Multilingual Generalization. Multimodal capability across multiple languages is essential for serving users from broader communities. Traditional solutions involve extensive multimodal data collection and cleaning, and training for the target languages. Fortunately, recent findings from VisCPM [41] have shown that the multimodal capabilities can be efficiently generalized across languages via a strong multilingual LLM pivot. This solution largely alleviates the heavy reliance on multimodal data in low-resource languages. In practice, we only pre-train our model on English and Chinese multimodal data, and then perform a lightweight but high-quality multilingual supervised fine-tuning to align to the target languages. Despite its simplicity, we find the resultant MiniCPMLlama3-V 2.5 can achieve good performance in over 30 languages as compared with significantly larger MLLMs.

Supervised Fine-tuning

SFT phase mainly utilizes high-quality datasets annotated by either human lablers or strong models such as GPT-4.
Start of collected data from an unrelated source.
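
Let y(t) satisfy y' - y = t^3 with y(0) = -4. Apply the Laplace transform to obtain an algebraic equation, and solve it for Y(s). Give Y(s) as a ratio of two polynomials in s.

Y(s) = (-4*s^4 + 6)/(s^5 - s^4)

Apply the Laplace transform to the equation.
With L{y'} = sY - y(0) = sY - (-4): the LHS transforms to (s - 1)Y - (-4).
The right side is L{t^3} = 6/s^4.
So (s - 1)Y = 6/s^4 + (-4).
Solve for Y(s) and write it as one ratio of polynomials.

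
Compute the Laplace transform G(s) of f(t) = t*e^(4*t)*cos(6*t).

L{cos(6t)} = s/(s^2 + 36).
Multiplying by e^(4t) shifts s → s - 4, so L{e^(4*t)*cos(6*t)} = (s - 4)/((s - 4)^2 + 36).
Then apply L{t·g(t)} = -d/ds[H(s)] with H(s) = (s - 4)/((s - 4)^2 + 36):
differentiating 1 time and applying the sign gives (s - 10)*(s + 2)/(s^2 - 8*s + 52)^2.

G(s) = (s - 10)*(s + 2)/(s^2 - 8*s + 52)^2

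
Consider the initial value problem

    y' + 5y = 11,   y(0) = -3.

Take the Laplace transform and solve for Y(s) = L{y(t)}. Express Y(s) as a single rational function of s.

Y(s) = (-3*s + 11)/(s^2 + 5*s)

Transform both sides with L{·}.
The derivative rules (L{y'} = sY - y(0) = sY - (-3)) turn the left side into (s + 5)Y - (-3).
The right side is L{11} = 11/s.
So (s + 5)Y = 11/s + (-3).
Divide through and combine into a single rational function.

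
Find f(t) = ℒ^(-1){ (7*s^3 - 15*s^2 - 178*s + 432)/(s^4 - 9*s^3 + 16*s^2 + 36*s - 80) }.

f(t) = 2*exp(5*t) + 6*exp(4*t) + 3*exp(2*t) - 4*exp(-2*t)

Factor the denominator: s^4 - 9*s^3 + 16*s^2 + 36*s - 80 = (s - 5)*(s - 4)*(s - 2)*(s + 2).
Partial fraction decomposition gives [2/(s - 5)] + [3/(s - 2)] + [6/(s - 4)] + [-4/(s + 2)].
Invert each term: 2/(s - 5) ↔ 2e^(5t); 3/(s - 2) ↔ 3e^(2t); 6/(s - 4) ↔ 6e^(4t); -4/(s + 2) ↔ -4e^(-2t).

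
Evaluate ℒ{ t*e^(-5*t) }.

L{e^(-5t)} = 1/(s + 5).
Then apply L{t·g(t)} = -d/ds[G(s)] with G(s) = 1/(s + 5):
differentiating 1 time and applying the sign gives (s + 5)^(-2).

(s + 5)^(-2)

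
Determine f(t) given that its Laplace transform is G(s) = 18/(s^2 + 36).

Since L{sin(6t)} = 6/(s^2 + 36), the inverse is sin(6*t), scaled by 3.

f(t) = 3*sin(6*t)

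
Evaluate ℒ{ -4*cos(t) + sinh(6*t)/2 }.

Apply the Laplace transform termwise.
(-4)·[L{cos(t)} = s/(s^2 + 1)]; (1/2)·[L{sinh(6t)} = 6/(s^2 - 36)].

-4*s/(s^2 + 1) + 3/(s^2 - 36)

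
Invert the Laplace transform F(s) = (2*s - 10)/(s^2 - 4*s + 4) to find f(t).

f(t) = -6*t*exp(2*t) + 2*exp(2*t)

Factor the denominator: s^2 - 4*s + 4 = (s - 2)^2.
Partial fraction decomposition gives [2/(s - 2)] + [-6/(s - 2)^2].
Invert each term: 2/(s - 2) ↔ 2e^(2t); -6/(s - 2)^2 ↔ -6t·e^(2t).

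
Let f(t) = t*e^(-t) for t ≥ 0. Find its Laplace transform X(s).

X(s) = (s + 1)^(-2)

L{e^(-t)} = 1/(s + 1).
Then apply L{t·g(t)} = -d/ds[G(s)] with G(s) = 1/(s + 1):
differentiating 1 time and applying the sign gives (s + 1)^(-2).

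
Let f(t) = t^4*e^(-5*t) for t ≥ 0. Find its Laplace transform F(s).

F(s) = 24/(s + 5)^5

L{t^4} = 4!/s^5 = 24/s^5.
By the first shifting theorem, multiplying by e^(-5t) replaces s with s + 5.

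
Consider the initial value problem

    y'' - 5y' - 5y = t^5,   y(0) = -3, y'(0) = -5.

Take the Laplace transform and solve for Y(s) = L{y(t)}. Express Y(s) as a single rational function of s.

Y(s) = (-3*s^7 + 10*s^6 + 120)/(s^8 - 5*s^7 - 5*s^6)

Laplace-transform each side.
Using L{y''} = s^2 Y - s·y(0) - y'(0) and L{y'} = sY - y(0), with y(0) = -3, y'(0) = -5, the left side becomes (s^2 - 5*s - 5)Y - (-3*s + 10).
The right side is L{t^5} = 120/s^6.
So (s^2 - 5*s - 5)Y = 120/s^6 + (-3*s + 10).
Solve for Y(s) and write it as one ratio of polynomials.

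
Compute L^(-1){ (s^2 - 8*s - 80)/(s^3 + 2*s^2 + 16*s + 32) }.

Factor the denominator: s^3 + 2*s^2 + 16*s + 32 = (s + 2)*(s^2 + 16).
Partial fraction decomposition gives [-3/(s + 2)] + [4*s/(s^2 + 16)] + [-16/(s^2 + 16)].
Invert each term: -3/(s + 2) ↔ -3e^(-2t); 4·s/(s^2 + 16) ↔ 4cos(4t); -4·4/(s^2 + 16) ↔ -4sin(4t).

-4*sin(4*t) + 4*cos(4*t) - 3*exp(-2*t)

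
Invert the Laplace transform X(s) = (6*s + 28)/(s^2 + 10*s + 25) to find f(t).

f(t) = -2*t*exp(-5*t) + 6*exp(-5*t)

Factor the denominator: s^2 + 10*s + 25 = (s + 5)^2.
Partial fraction decomposition gives [6/(s + 5)] + [-2/(s + 5)^2].
Invert each term: 6/(s + 5) ↔ 6e^(-5t); -2/(s + 5)^2 ↔ -2t·e^(-5t).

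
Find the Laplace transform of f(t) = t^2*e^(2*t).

2/(s - 2)^3

L{e^(2t)} = 1/(s - 2).
Then apply L{t^2·g(t)} = (-1)^2 d^2/ds^2[G(s)] with G(s) = 1/(s - 2):
differentiating 2 times and applying the sign gives 2/(s - 2)^3.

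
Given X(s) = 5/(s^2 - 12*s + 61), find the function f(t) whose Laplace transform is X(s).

Rewrite the denominator: s^2 - 12*s + 61 = (s - 6)^2 + 25.
The form in (s - 6) signals a first-shifting-theorem factor e^(6t).
Since L{sin(5t)} = 5/(s^2 + 25), the inverse is exp(6*t)*sin(5*t).

f(t) = exp(6*t)*sin(5*t)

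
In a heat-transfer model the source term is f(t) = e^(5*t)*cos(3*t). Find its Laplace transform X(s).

X(s) = (s - 5)/((s - 5)^2 + 9)

L{cos(3t)} = s/(s^2 + 9).
By the first shifting theorem, multiplying by e^(5t) replaces s with s - 5.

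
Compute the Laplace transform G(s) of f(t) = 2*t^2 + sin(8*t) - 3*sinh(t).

G(s) = 8/(s^2 + 64) - 3/(s^2 - 1) + 4/s^3

The transform is linear, so treat each term independently.
L{sin(8t)} = 8/(s^2 + 64); (-3)·[L{sinh(t)} = 1/(s^2 - 1)]; (2)·[L{t^2} = 2!/s^3 = 2/s^3].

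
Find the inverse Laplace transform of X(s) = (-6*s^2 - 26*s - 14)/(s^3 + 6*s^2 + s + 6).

Factor the denominator: s^3 + 6*s^2 + s + 6 = (s + 6)*(s^2 + 1).
Partial fraction decomposition gives [-2/(s + 6)] + [-4*s/(s^2 + 1)] + [-2/(s^2 + 1)].
Invert each term: -2/(s + 6) ↔ -2e^(-6t); -4·s/(s^2 + 1) ↔ -4cos(t); -2·1/(s^2 + 1) ↔ -2sin(t).

-2*sin(t) - 4*cos(t) - 2*exp(-6*t)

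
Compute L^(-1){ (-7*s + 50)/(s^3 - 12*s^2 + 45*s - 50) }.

Factor the denominator: s^3 - 12*s^2 + 45*s - 50 = (s - 5)^2*(s - 2).
Partial fraction decomposition gives [-4/(s - 5)] + [5/(s - 5)^2] + [4/(s - 2)].
Invert each term: -4/(s - 5) ↔ -4e^(5t); 5/(s - 5)^2 ↔ 5t·e^(5t); 4/(s - 2) ↔ 4e^(2t).

5*t*exp(5*t) - 4*exp(5*t) + 4*exp(2*t)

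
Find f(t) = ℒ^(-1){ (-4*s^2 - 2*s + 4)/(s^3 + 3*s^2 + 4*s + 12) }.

Factor the denominator: s^3 + 3*s^2 + 4*s + 12 = (s + 3)*(s^2 + 4).
Partial fraction decomposition gives [-2/(s + 3)] + [-2*s/(s^2 + 4)] + [4/(s^2 + 4)].
Invert each term: -2/(s + 3) ↔ -2e^(-3t); -2·s/(s^2 + 4) ↔ -2cos(2t); 2·2/(s^2 + 4) ↔ 2sin(2t).

f(t) = 2*sin(2*t) - 2*cos(2*t) - 2*exp(-3*t)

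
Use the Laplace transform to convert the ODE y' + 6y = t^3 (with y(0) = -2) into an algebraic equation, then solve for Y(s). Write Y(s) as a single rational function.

Apply the Laplace transform to the equation.
With L{y'} = sY - y(0) = sY - (-2): the LHS transforms to (s + 6)Y - (-2).
The right side is L{t^3} = 6/s^4.
So (s + 6)Y = 6/s^4 + (-2).
Divide through and combine into a single rational function.

Y(s) = (-2*s^4 + 6)/(s^5 + 6*s^4)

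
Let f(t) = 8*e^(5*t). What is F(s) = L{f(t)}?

F(s) = 8/(s - 5)

L{8} = 8/s.
By the first shifting theorem, multiplying by e^(5t) replaces s with s - 5.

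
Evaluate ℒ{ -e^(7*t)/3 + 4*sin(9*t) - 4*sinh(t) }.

Apply the Laplace transform termwise.
(-4)·[L{sinh(t)} = 1/(s^2 - 1)]; (4)·[L{sin(9t)} = 9/(s^2 + 81)]; (-1/3)·[L{e^(7t)} = 1/(s - 7)].

36/(s^2 + 81) - 4/(s^2 - 1) - 1/(3*(s - 7))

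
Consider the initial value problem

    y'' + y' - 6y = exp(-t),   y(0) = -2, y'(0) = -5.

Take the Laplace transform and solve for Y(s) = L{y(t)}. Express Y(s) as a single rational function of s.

Y(s) = (-2*s^2 - 9*s - 6)/(s^3 + 2*s^2 - 5*s - 6)

Take the Laplace transform of both sides.
Using L{y''} = s^2 Y - s·y(0) - y'(0) and L{y'} = sY - y(0), with y(0) = -2, y'(0) = -5, the left side becomes (s^2 + s - 6)Y - (-2*s - 7).
The right side is L{exp(-t)} = 1/(s + 1).
So (s^2 + s - 6)Y = 1/(s + 1) + (-2*s - 7).
Divide through and combine into a single rational function.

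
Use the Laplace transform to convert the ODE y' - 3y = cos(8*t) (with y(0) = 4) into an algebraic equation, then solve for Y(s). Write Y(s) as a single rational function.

Y(s) = (4*s^2 + s + 256)/(s^3 - 3*s^2 + 64*s - 192)

Apply the Laplace transform to the equation.
Using L{y'} = sY - y(0) = sY - 4, the left side becomes (s - 3)Y - (4).
The right side is L{cos(8*t)} = s/(s^2 + 64).
So (s - 3)Y = s/(s^2 + 64) + (4).
Divide through and combine into a single rational function.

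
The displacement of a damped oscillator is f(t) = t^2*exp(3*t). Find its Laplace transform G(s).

L{e^(3t)} = 1/(s - 3).
Then apply L{t^2·g(t)} = (-1)^2 d^2/ds^2[H(s)] with H(s) = 1/(s - 3):
differentiating 2 times and applying the sign gives 2/(s - 3)^3.

G(s) = 2/(s - 3)^3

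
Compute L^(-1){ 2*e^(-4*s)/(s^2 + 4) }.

Heaviside(t - 4)*(sin(2*t - 8))

The factor e^(-4s) signals a time shift by c = 4 (second shifting theorem).
L{sin(2t)} = 2/(s^2 + 4), so L^-1{2/(s^2 + 4)} = sin(2*t).
Hence the inverse is u(t - 4) times that function evaluated at t - 4.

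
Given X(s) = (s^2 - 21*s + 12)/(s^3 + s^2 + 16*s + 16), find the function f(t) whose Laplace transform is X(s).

f(t) = -5*sin(4*t) - cos(4*t) + 2*exp(-t)

Factor the denominator: s^3 + s^2 + 16*s + 16 = (s + 1)*(s^2 + 16).
Partial fraction decomposition gives [2/(s + 1)] + [-s/(s^2 + 16)] + [-20/(s^2 + 16)].
Invert each term: 2/(s + 1) ↔ 2e^(-t); -1·s/(s^2 + 16) ↔ -cos(4t); -5·4/(s^2 + 16) ↔ -5sin(4t).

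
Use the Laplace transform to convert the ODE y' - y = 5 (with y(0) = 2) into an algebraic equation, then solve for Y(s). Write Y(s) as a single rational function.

Y(s) = (2*s + 5)/(s^2 - s)

Laplace-transform each side.
Using L{y'} = sY - y(0) = sY - 2, the left side becomes (s - 1)Y - (2).
The right side is L{5} = 5/s.
So (s - 1)Y = 5/s + (2).
Solve for Y(s) and write it as one ratio of polynomials.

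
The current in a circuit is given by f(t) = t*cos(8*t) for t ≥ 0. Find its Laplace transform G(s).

L{cos(8t)} = s/(s^2 + 64).
Then apply L{t·g(t)} = -d/ds[H(s)] with H(s) = s/(s^2 + 64):
differentiating 1 time and applying the sign gives (s - 8)*(s + 8)/(s^2 + 64)^2.

G(s) = (s - 8)*(s + 8)/(s^2 + 64)^2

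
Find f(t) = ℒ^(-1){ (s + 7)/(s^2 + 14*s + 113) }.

Rewrite the denominator: s^2 + 14*s + 113 = (s + 7)^2 + 64.
The form in (s + 7) signals a first-shifting-theorem factor e^(-7t).
Since L{cos(8t)} = s/(s^2 + 64), the inverse is exp(-7*t)*cos(8*t).

f(t) = exp(-7*t)*cos(8*t)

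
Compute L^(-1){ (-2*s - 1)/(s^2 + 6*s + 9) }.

5*t*exp(-3*t) - 2*exp(-3*t)

Factor the denominator: s^2 + 6*s + 9 = (s + 3)^2.
Partial fraction decomposition gives [-2/(s + 3)] + [5/(s + 3)^2].
Invert each term: -2/(s + 3) ↔ -2e^(-3t); 5/(s + 3)^2 ↔ 5t·e^(-3t).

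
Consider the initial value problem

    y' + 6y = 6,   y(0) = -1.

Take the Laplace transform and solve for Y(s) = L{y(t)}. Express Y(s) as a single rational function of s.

Laplace-transform each side.
The derivative rules (L{y'} = sY - y(0) = sY - (-1)) turn the left side into (s + 6)Y - (-1).
The right side is L{6} = 6/s.
So (s + 6)Y = 6/s + (-1).
Solve for Y(s) and write it as one ratio of polynomials.

Y(s) = (-s + 6)/(s^2 + 6*s)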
We categorize the SFT data into two parts. Part-1 focuses on bolstering the models’ basic recognition capabilities, while part-2 is tailored to enhance their capabilities in generating detailed responses and following human instructions.

part-1 data consists of the traditional QA/captioning datasets with relatively short response lengths, which helps enhance the model’s basic recognition capabilities.
part-2 encompasses datasets featuring long responses with complex interactions, either in text or multimodal context.

RLAIF-V

we employ the recent RLAIF-V [112] approach (Fig. 4), where the key is to obtain scalable high-quality feedback from open-source models for direct preference optimization (DPO) [82].